Do efeito até a causa nem se passara uma hora. Nenhuma reticência àquela feijoada. Não padeceu de paio, linguiça marcou presença, carne seca engordurou o caldo, orelhas, focinhos e rabos esbaldaram-se no tacho repleto de feijão preto. A couve pingava óleo, farofa não fez desfeita e há que se convir que os cubos de laranja lima amenizaram a adiposidade generalizada. Cordato deixou-se persuadir, saraivou garfo nos dentes, mirabolou na quantidade e finalmente chegou ao êxtase atordoado que beirou a amnésia. Estava explicado aquele cheiro sucessivo e sonoro que emitia com breves hiatos, e que por sorte não se materializou ali mesmo... e nem passara uma hora.



quinta-feira, 4 de agosto de 2011

Cercavam sem

Cercavam sem cavar um sulco que fosse. Feito feras, ali na fenda, em estado interessante de espera pelo aparecimento do ouro. Garimpeiros telepáticos, talvez fossem os antipáticos. A gente media aquele compasso de expectativa, só de olhos de esguelha, porque os sujeitos tinham cara de espuma, e modelá-los seria o mesmo que desfazê-los, mas então o que miravam tanto? A gente desconfiou que houvesse um assassinado no buraco, um negócio qualquer, estranho ou algo inexplicável. Até que saíram e fomos lá. A gente zelosa que só vendo. Não vimos nada. Uns fiozinhos de cabelos, que poderiam ser de criança ou de milho. Era indignação mesmo, aquilo que sentimos.
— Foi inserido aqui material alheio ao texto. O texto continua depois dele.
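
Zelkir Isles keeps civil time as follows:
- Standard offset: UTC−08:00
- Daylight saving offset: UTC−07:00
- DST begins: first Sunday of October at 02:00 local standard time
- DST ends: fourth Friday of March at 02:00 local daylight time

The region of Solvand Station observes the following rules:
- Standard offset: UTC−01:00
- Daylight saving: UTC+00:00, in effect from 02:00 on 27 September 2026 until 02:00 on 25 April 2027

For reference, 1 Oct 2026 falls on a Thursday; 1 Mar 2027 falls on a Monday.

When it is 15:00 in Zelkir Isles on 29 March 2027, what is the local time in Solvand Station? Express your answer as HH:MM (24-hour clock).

23:00

1 October 2026 is a Thursday, so the first Sunday is October 4.
1 March 2027 is a Monday, so the first Friday is March 5 and the fourth is March 26.
29 March 2027 is outside the daylight-saving period (4 October 2026 – 26 March 2027), so Zelkir Isles is on standard time, UTC−08:00.
15:00 Zelkir Isles + 8h = 23:00 UTC.
At the standard offset (UTC−01:00), 23:00 UTC − 1h = 22:00 Solvand Station standard time.
The standard-time date in Solvand Station, 29 March 2027, falls between 27 September 2026 and 25 April 2027, so daylight saving is in effect and Solvand Station is at UTC+00:00.
23:00 UTC + 0h = 23:00 Solvand Station.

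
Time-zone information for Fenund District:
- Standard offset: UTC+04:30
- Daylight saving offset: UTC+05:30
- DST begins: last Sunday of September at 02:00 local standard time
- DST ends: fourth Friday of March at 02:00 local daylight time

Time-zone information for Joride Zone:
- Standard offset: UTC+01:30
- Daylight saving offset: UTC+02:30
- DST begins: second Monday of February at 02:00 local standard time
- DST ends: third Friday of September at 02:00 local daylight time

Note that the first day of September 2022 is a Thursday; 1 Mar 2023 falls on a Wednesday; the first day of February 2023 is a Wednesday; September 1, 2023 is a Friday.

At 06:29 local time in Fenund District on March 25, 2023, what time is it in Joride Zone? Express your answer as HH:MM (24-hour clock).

04:29

1 September 2022 is a Thursday, so Sundays fall on 4, 11, 18, 25; the last is September 25.
1 March 2023 is a Wednesday, so the first Friday is March 3 and the fourth is March 24.
March 25, 2023 is outside the daylight-saving period (25 September 2022 – 24 March 2023), so Fenund District is on standard time, UTC+04:30.
06:29 Fenund District − 4h30m = 01:59 UTC.
1 February 2023 is a Wednesday, so the first Monday is February 6 and the second is February 13.
1 September 2023 is a Friday, so the first Friday is September 1 and the third is September 15.
At the standard offset (UTC+01:30), 01:59 UTC + 1h30m = 03:29 Joride Zone standard time.
Daylight saving runs 13 February – 15 September; the standard-time date in Joride Zone, March 25, 2023, is inside that window, so Joride Zone is at UTC+02:30.
01:59 UTC + 2h30m = 04:29 Joride Zone.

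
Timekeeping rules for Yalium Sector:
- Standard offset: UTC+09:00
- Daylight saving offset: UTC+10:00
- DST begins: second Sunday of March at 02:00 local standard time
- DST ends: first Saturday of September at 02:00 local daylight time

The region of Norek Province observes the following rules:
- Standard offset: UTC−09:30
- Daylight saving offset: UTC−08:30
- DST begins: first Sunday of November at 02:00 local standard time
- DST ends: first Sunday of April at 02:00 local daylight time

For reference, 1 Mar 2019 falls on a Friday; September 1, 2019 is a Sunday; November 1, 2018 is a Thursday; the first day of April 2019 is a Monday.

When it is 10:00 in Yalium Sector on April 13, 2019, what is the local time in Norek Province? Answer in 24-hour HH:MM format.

14:30

1 March 2019 is a Friday, so the first Sunday is March 3 and the second is March 10.
1 September 2019 is a Sunday, so the first Saturday is September 7.
Daylight saving runs 10 March – 7 September; April 13, 2019 is inside that window, so Yalium Sector is at UTC+10:00.
10:00 Yalium Sector − 10h = 00:00 UTC.
1 November 2018 is a Thursday, so the first Sunday is November 4.
1 April 2019 is a Monday, so the first Sunday is April 7.
At the standard offset (UTC−09:30), 00:00 UTC − 9h30m = 14:30 Norek Province standard time (rolling into the previous day, 12 April 2019).
Daylight saving runs 4 November 2018 – 7 April 2019; the standard-time date in Norek Province, April 12, 2019, is outside that window, so Norek Province is on standard time at UTC−09:30.
00:00 UTC − 9h30m = 14:30 Norek Province (rolling into the previous day, 12 April 2019).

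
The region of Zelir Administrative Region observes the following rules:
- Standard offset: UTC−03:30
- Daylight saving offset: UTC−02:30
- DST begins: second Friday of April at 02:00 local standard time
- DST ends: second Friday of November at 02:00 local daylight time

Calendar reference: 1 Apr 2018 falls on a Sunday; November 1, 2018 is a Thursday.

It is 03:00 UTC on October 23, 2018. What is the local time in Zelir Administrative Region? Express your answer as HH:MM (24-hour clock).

00:30

1 April 2018 is a Sunday, so the first Friday is April 6 and the second is April 13.
1 November 2018 is a Thursday, so the first Friday is November 2 and the second is November 9.
At the standard offset (UTC−03:30), 03:00 UTC − 3h30m = 23:30 Zelir Administrative Region standard time (rolling into the previous day, 22 October 2018).
The standard-time date in Zelir Administrative Region, October 22, 2018, falls between 13 April and 9 November, so daylight saving is in effect and Zelir Administrative Region is at UTC−02:30.
03:00 UTC − 2h30m = 00:30 local.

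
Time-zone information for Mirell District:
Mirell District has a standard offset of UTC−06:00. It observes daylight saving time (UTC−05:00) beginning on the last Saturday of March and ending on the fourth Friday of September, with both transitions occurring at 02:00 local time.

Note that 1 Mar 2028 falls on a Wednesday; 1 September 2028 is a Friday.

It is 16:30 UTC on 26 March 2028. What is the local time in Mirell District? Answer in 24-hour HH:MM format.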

Coisa mais sem pé nem cabeça.

quarta-feira, 3 de agosto de 2011

Por que disperso

Por que disperso quando faltam palavras para enveredar por elas os personagens? Há sempre tanta fartura, com seus significados soltos. E esses tantos ócios? Todos feitos de pensamentos nulos ou contemplações avulsas? Bem postos, se transformariam em conformações sucintas: frases até. Um arrepio de ruína desloca a construção às vezes; deixa indícios de ideias inacabadas, rastros toscos de preguiça, distorções sem sinais ou signos. No vale dos dedos a simetria cessa e não digita. Mas o pior é suportar o exame do cérebro crítico, redundando “besta”, “besta”, “besta”, sem outro espaço ou harmonia.


terça-feira, 2 de agosto de 2011

Colocou o clássico

Colocou o clássico cd de peças fúnebres e arriscou dormir. Mal Mozart deu o intróito do “Réquiem”, acordou olhando os lados. Um medo às pressas confundiu-lhe a simulação de um suposto encontro com a morte. Citou-se frio para o destemido, mas não se auto convenceu. Contra gosto, pulou a faixa com um clique no controle remoto. Grieg soltou “Death of Ase from Peer Gynt”, e o cismático brinquedo se revelou temido. Aquela sombra por não saber qual quê. Uma indolência além da razão. Um significado das coisas como num filme rápido... e deu stop. Melhor um velho e bom rock and roll.